Friday, December 31, 2010

No big, just figuring my life out

Oh, the woes of a melodramatic college student.

I spent two months this summer living in Honolulu, Hawaii on a missions trip with Campus Crusade for Christ, a campus ministry. We were there to build up the movements at certain campuses and reach students to launch at new campuses, but we were also there to learn leadership skills in preparation of us leading our ministries at our home campuses. What I was not prepared for was how much I would fall in love with the culture and the people there.

I live in the second happiest place on Earth, according to a recent Yahoo news article (the happiest place being Denmark). I live on the Central Coast of California as a college student, studying a topic that I love (Business administration with a concentration in finance and double minoring in psychology and economics) with great friends, beautiful nature, Mediterranean climate, friendly locals, an environmentally friendly and health-conscious city and a large campus ministry that I’m active in.

However, I would forsake it all to move to Honolulu, Hawaii. There’s only one thing that’s stopping me. Fear.

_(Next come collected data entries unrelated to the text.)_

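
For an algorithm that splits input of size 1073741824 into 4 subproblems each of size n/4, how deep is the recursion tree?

For divide and conquer with division factor 4:

Problem sizes at each level:
Level 0: 1073741824
Level 1: 268435456
Level 2: 67108864
Level 3: 16777216
Level 4: 4194304
Level 5: 1048576
Level 6: 262144
Level 7: 65536
Level 8: 16384
Level 9: 4096
Level 10: 1024
Level 11: 256
Level 12: 64
Level 13: 16
Level 14: 4
Level 15: 1

The root is level 0 and the size-1 base case is level 15 (the tree spans levels 0 through 15, i.e. 16 levels counting the root), so the depth is the number of divisions: log_4(1073741824) = 15

The recursion tree depth is log_4(1073741824) = 15. At each level, the problem size is divided by 4, so it takes 15 divisions to reduce to a base case of size 1. The algorithm makes 4 recursive calls at each level.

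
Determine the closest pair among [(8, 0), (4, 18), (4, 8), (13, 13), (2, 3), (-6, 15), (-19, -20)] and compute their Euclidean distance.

Computing all pairwise distances among 7 points:

d((8, 0), (4, 18)) = 18.4391
d((8, 0), (4, 8)) = 8.9443
d((8, 0), (13, 13)) = 13.9284
d((8, 0), (2, 3)) = 6.7082
d((8, 0), (-6, 15)) = 20.5183
d((8, 0), (-19, -20)) = 33.6006
d((4, 18), (4, 8)) = 10.0
d((4, 18), (13, 13)) = 10.2956
d((4, 18), (2, 3)) = 15.1327
d((4, 18), (-6, 15)) = 10.4403
d((4, 18), (-19, -20)) = 44.4185
d((4, 8), (13, 13)) = 10.2956
d((4, 8), (2, 3)) = 5.3852 <-- minimum
d((4, 8), (-6, 15)) = 12.2066
d((4, 8), (-19, -20)) = 36.2353
d((13, 13), (2, 3)) = 14.8661
d((13, 13), (-6, 15)) = 19.105
d((13, 13), (-19, -20)) = 45.9674
d((2, 3), (-6, 15)) = 14.4222
d((2, 3), (-19, -20)) = 31.1448
d((-6, 15), (-19, -20)) = 37.3363

Closest pair: (4, 8) and (2, 3) with distance 5.3852

The closest pair is (4, 8) and (2, 3) with Euclidean distance 5.3852. For 7 points, brute-force pairwise comparison is shown above. For large n, the divide-and-conquer algorithm (sort by x, recurse on halves, check the dividing strip) achieves O(n log n).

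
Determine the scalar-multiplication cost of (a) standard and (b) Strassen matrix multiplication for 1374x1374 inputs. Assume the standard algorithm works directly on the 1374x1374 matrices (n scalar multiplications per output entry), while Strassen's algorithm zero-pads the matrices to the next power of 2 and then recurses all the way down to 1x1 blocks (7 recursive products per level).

Matrix multiplication for 1374x1374 matrices:

Strassen's algorithm requires power-of-2 dimensions. Pad 1374x1374 to 2048x2048 (next power of 2).

Standard algorithm: 1374^3 = 2593941624 multiplications
Strassen's algorithm: 7^(log2(2048)) = 7^11 = 1977326743 multiplications
Savings: 2593941624 - 1977326743 = 616614881 multiplications

Standard: 2593941624 multiplications (1374^3). Strassen: 1977326743 multiplications (7^11, after padding to 2048x2048). Strassen reduces 8 recursive multiplications to 7 at each level.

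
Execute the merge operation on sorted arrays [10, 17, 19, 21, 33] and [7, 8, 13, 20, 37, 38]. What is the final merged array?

Merging process:

Compare 10 vs 7: take 7 from right. Merged: [7]
Compare 10 vs 8: take 8 from right. Merged: [7, 8]
Compare 10 vs 13: take 10 from left. Merged: [7, 8, 10]
Compare 17 vs 13: take 13 from right. Merged: [7, 8, 10, 13]
Compare 17 vs 20: take 17 from left. Merged: [7, 8, 10, 13, 17]
Compare 19 vs 20: take 19 from left. Merged: [7, 8, 10, 13, 17, 19]
Compare 21 vs 20: take 20 from right. Merged: [7, 8, 10, 13, 17, 19, 20]
Compare 21 vs 37: take 21 from left. Merged: [7, 8, 10, 13, 17, 19, 20, 21]
Compare 33 vs 37: take 33 from left. Merged: [7, 8, 10, 13, 17, 19, 20, 21, 33]
Append remaining from right: [37, 38]. Merged: [7, 8, 10, 13, 17, 19, 20, 21, 33, 37, 38]

Final merged array: [7, 8, 10, 13, 17, 19, 20, 21, 33, 37, 38]
Total comparisons: 9

The merged array is [7, 8, 10, 13, 17, 19, 20, 21, 33, 37, 38], requiring 9 comparisons. The merge step runs in O(n) time where n is the total number of elements.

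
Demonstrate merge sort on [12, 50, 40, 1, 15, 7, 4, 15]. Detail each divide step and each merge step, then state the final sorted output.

Merge sort trace:

Split: [12, 50, 40, 1, 15, 7, 4, 15] -> [12, 50, 40, 1] and [15, 7, 4, 15]
  Split: [12, 50, 40, 1] -> [12, 50] and [40, 1]
    Split: [12, 50] -> [12] and [50]
    Merge: [12] + [50] -> [12, 50]
    Split: [40, 1] -> [40] and [1]
    Merge: [40] + [1] -> [1, 40]
  Merge: [12, 50] + [1, 40] -> [1, 12, 40, 50]
  Split: [15, 7, 4, 15] -> [15, 7] and [4, 15]
    Split: [15, 7] -> [15] and [7]
    Merge: [15] + [7] -> [7, 15]
    Split: [4, 15] -> [4] and [15]
    Merge: [4] + [15] -> [4, 15]
  Merge: [7, 15] + [4, 15] -> [4, 7, 15, 15]
Merge: [1, 12, 40, 50] + [4, 7, 15, 15] -> [1, 4, 7, 12, 15, 15, 40, 50]

Final sorted array: [1, 4, 7, 12, 15, 15, 40, 50]

The merge sort proceeds by recursively splitting the array and merging sorted halves.
After all merges, the sorted array is [1, 4, 7, 12, 15, 15, 40, 50].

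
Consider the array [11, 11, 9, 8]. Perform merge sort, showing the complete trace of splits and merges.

Merge sort trace:

Split: [11, 11, 9, 8] -> [11, 11] and [9, 8]
  Split: [11, 11] -> [11] and [11]
  Merge: [11] + [11] -> [11, 11]
  Split: [9, 8] -> [9] and [8]
  Merge: [9] + [8] -> [8, 9]
Merge: [11, 11] + [8, 9] -> [8, 9, 11, 11]

Final sorted array: [8, 9, 11, 11]

The merge sort proceeds by recursively splitting the array and merging sorted halves.
After all merges, the sorted array is [8, 9, 11, 11].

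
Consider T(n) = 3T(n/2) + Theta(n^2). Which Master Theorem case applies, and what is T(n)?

Master Theorem for T(n) = 3T(n/2) + O(n^2):

a = 3, b = 2, c = 2
log_b(a) = log_2(3) = 1.5850

Case 3: c = 2 > log_2(3) = 1.5850
T(n) = O(n^2) = O(n^2)

For T(n) = 3T(n/2) + O(n^2): log_2(3) = 1.5850. This is Case 3 of the Master Theorem (c > log_b(a), work dominated by root), giving O(n^2).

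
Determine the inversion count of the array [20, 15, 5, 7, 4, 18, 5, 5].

Finding inversions in [20, 15, 5, 7, 4, 18, 5, 5]:

(0, 1): arr[0]=20 > arr[1]=15
(0, 2): arr[0]=20 > arr[2]=5
(0, 3): arr[0]=20 > arr[3]=7
(0, 4): arr[0]=20 > arr[4]=4
(0, 5): arr[0]=20 > arr[5]=18
(0, 6): arr[0]=20 > arr[6]=5
(0, 7): arr[0]=20 > arr[7]=5
(1, 2): arr[1]=15 > arr[2]=5
(1, 3): arr[1]=15 > arr[3]=7
(1, 4): arr[1]=15 > arr[4]=4
(1, 6): arr[1]=15 > arr[6]=5
(1, 7): arr[1]=15 > arr[7]=5
(2, 4): arr[2]=5 > arr[4]=4
(3, 4): arr[3]=7 > arr[4]=4
(3, 6): arr[3]=7 > arr[6]=5
(3, 7): arr[3]=7 > arr[7]=5
(5, 6): arr[5]=18 > arr[6]=5
(5, 7): arr[5]=18 > arr[7]=5

Total inversions: 18

The array has 18 inversion(s): (0,1), (0,2), (0,3), (0,4), (0,5), (0,6), (0,7), (1,2), (1,3), (1,4), (1,6), (1,7), (2,4), (3,4), (3,6), (3,7), (5,6), (5,7). Each pair (i,j) satisfies i < j and arr[i] > arr[j].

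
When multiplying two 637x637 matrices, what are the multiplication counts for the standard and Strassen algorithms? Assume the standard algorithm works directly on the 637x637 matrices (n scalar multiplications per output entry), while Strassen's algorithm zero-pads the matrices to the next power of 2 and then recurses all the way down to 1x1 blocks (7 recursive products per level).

Matrix multiplication for 637x637 matrices:

Strassen's algorithm requires power-of-2 dimensions. Pad 637x637 to 1024x1024 (next power of 2).

Standard algorithm: 637^3 = 258474853 multiplications
Strassen's algorithm: 7^(log2(1024)) = 7^10 = 282475249 multiplications
Difference: 258474853 - 282475249 = -24000396 (Strassen uses MORE here due to padding overhead — for small or just-over-power-of-2 n, padding can outweigh the per-level savings)

Standard: 258474853 multiplications (637^3). Strassen: 282475249 multiplications (7^10, after padding to 1024x1024). Strassen reduces 8 recursive multiplications to 7 at each level.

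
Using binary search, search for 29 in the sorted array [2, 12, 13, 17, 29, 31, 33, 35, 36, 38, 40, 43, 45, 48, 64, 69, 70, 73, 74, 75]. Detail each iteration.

Binary search for 29 in [2, 12, 13, 17, 29, 31, 33, 35, 36, 38, 40, 43, 45, 48, 64, 69, 70, 73, 74, 75]:

lo=0, hi=19, mid=9, arr[mid]=38 -> 38 > 29, search left half
lo=0, hi=8, mid=4, arr[mid]=29 -> Found target at index 4!

Binary search finds 29 at index 4 after 2 comparisons. The search repeatedly halves the search space by comparing with the middle element.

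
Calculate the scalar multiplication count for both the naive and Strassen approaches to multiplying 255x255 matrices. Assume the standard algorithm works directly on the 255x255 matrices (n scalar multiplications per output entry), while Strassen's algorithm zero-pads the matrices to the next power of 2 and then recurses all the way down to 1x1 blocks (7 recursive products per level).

Matrix multiplication for 255x255 matrices:

Strassen's algorithm requires power-of-2 dimensions. Pad 255x255 to 256x256 (next power of 2).

Standard algorithm: 255^3 = 16581375 multiplications
Strassen's algorithm: 7^(log2(256)) = 7^8 = 5764801 multiplications
Savings: 16581375 - 5764801 = 10816574 multiplications

Standard: 16581375 multiplications (255^3). Strassen: 5764801 multiplications (7^8, after padding to 256x256). Strassen reduces 8 recursive multiplications to 7 at each level.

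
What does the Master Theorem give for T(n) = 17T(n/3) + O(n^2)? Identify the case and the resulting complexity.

Master Theorem for T(n) = 17T(n/3) + O(n^2):

a = 17, b = 3, c = 2
log_b(a) = log_3(17) = 2.5789

Case 1: c = 2 < log_3(17) = 2.5789
T(n) = O(n^(log_3 17))

For T(n) = 17T(n/3) + O(n^2): log_3(17) = 2.5789. This is Case 1 of the Master Theorem (c < log_b(a), work dominated by leaves), giving O(n^(log_3 17)).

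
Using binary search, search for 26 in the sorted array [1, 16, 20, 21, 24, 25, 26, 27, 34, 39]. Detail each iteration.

Binary search for 26 in [1, 16, 20, 21, 24, 25, 26, 27, 34, 39]:

lo=0, hi=9, mid=4, arr[mid]=24 -> 24 < 26, search right half
lo=5, hi=9, mid=7, arr[mid]=27 -> 27 > 26, search left half
lo=5, hi=6, mid=5, arr[mid]=25 -> 25 < 26, search right half
lo=6, hi=6, mid=6, arr[mid]=26 -> Found target at index 6!

Binary search finds 26 at index 6 after 4 comparisons. The search repeatedly halves the search space by comparing with the middle element.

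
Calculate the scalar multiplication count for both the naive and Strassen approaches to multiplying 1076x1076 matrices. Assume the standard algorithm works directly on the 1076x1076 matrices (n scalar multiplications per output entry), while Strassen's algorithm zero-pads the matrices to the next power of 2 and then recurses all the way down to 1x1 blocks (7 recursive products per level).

Matrix multiplication for 1076x1076 matrices:

Strassen's algorithm requires power-of-2 dimensions. Pad 1076x1076 to 2048x2048 (next power of 2).

Standard algorithm: 1076^3 = 1245766976 multiplications
Strassen's algorithm: 7^(log2(2048)) = 7^11 = 1977326743 multiplications
Difference: 1245766976 - 1977326743 = -731559767 (Strassen uses MORE here due to padding overhead — for small or just-over-power-of-2 n, padding can outweigh the per-level savings)

Standard: 1245766976 multiplications (1076^3). Strassen: 1977326743 multiplications (7^11, after padding to 2048x2048). Strassen reduces 8 recursive multiplications to 7 at each level.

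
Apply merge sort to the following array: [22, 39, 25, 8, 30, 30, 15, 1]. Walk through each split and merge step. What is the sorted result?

Merge sort trace:

Split: [22, 39, 25, 8, 30, 30, 15, 1] -> [22, 39, 25, 8] and [30, 30, 15, 1]
  Split: [22, 39, 25, 8] -> [22, 39] and [25, 8]
    Split: [22, 39] -> [22] and [39]
    Merge: [22] + [39] -> [22, 39]
    Split: [25, 8] -> [25] and [8]
    Merge: [25] + [8] -> [8, 25]
  Merge: [22, 39] + [8, 25] -> [8, 22, 25, 39]
  Split: [30, 30, 15, 1] -> [30, 30] and [15, 1]
    Split: [30, 30] -> [30] and [30]
    Merge: [30] + [30] -> [30, 30]
    Split: [15, 1] -> [15] and [1]
    Merge: [15] + [1] -> [1, 15]
  Merge: [30, 30] + [1, 15] -> [1, 15, 30, 30]
Merge: [8, 22, 25, 39] + [1, 15, 30, 30] -> [1, 8, 15, 22, 25, 30, 30, 39]

Final sorted array: [1, 8, 15, 22, 25, 30, 30, 39]

The merge sort proceeds by recursively splitting the array and merging sorted halves.
After all merges, the sorted array is [1, 8, 15, 22, 25, 30, 30, 39].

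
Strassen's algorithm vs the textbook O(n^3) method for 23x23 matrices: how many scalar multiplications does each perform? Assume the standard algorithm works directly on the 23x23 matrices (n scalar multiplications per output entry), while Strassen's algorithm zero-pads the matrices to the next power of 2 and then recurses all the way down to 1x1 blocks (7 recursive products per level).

Matrix multiplication for 23x23 matrices:

Strassen's algorithm requires power-of-2 dimensions. Pad 23x23 to 32x32 (next power of 2).

Standard algorithm: 23^3 = 12167 multiplications
Strassen's algorithm: 7^(log2(32)) = 7^5 = 16807 multiplications
Difference: 12167 - 16807 = -4640 (Strassen uses MORE here due to padding overhead — for small or just-over-power-of-2 n, padding can outweigh the per-level savings)

Standard: 12167 multiplications (23^3). Strassen: 16807 multiplications (7^5, after padding to 32x32). Strassen reduces 8 recursive multiplications to 7 at each level.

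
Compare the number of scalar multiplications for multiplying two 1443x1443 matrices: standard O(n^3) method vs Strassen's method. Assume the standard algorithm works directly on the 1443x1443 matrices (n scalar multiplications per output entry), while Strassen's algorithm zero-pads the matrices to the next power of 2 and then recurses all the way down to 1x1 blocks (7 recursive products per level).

Matrix multiplication for 1443x1443 matrices:

Strassen's algorithm requires power-of-2 dimensions. Pad 1443x1443 to 2048x2048 (next power of 2).

Standard algorithm: 1443^3 = 3004685307 multiplications
Strassen's algorithm: 7^(log2(2048)) = 7^11 = 1977326743 multiplications
Savings: 3004685307 - 1977326743 = 1027358564 multiplications

Standard: 3004685307 multiplications (1443^3). Strassen: 1977326743 multiplications (7^11, after padding to 2048x2048). Strassen reduces 8 recursive multiplications to 7 at each level.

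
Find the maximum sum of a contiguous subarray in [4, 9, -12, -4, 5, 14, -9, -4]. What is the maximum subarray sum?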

I’m set to graduate in June 2012, and it’s absolutely terrifying to think of moving thousands of miles away from my family and friends to start a new life completely on my own in Hawai`i nei (beloved Hawaii). The job market in Hawaii is small and tight knit; they would rather give jobs to locals. Furthermore, the cost of living there is astronomical, since almost everything has to be imported. Housing is overinflated and hard to find.

These worries are all valid, but they’re also my barriers to pursuing what I really, really want.

Now here's the question I'm posing to myself. Am I afraid of the potential failure of striking it out on my own, of having to return to my parents with empty pockets and in need of a job and housing? Or am I just afraid of all the work it would take me to make the move?

Am I more afraid of failure or success?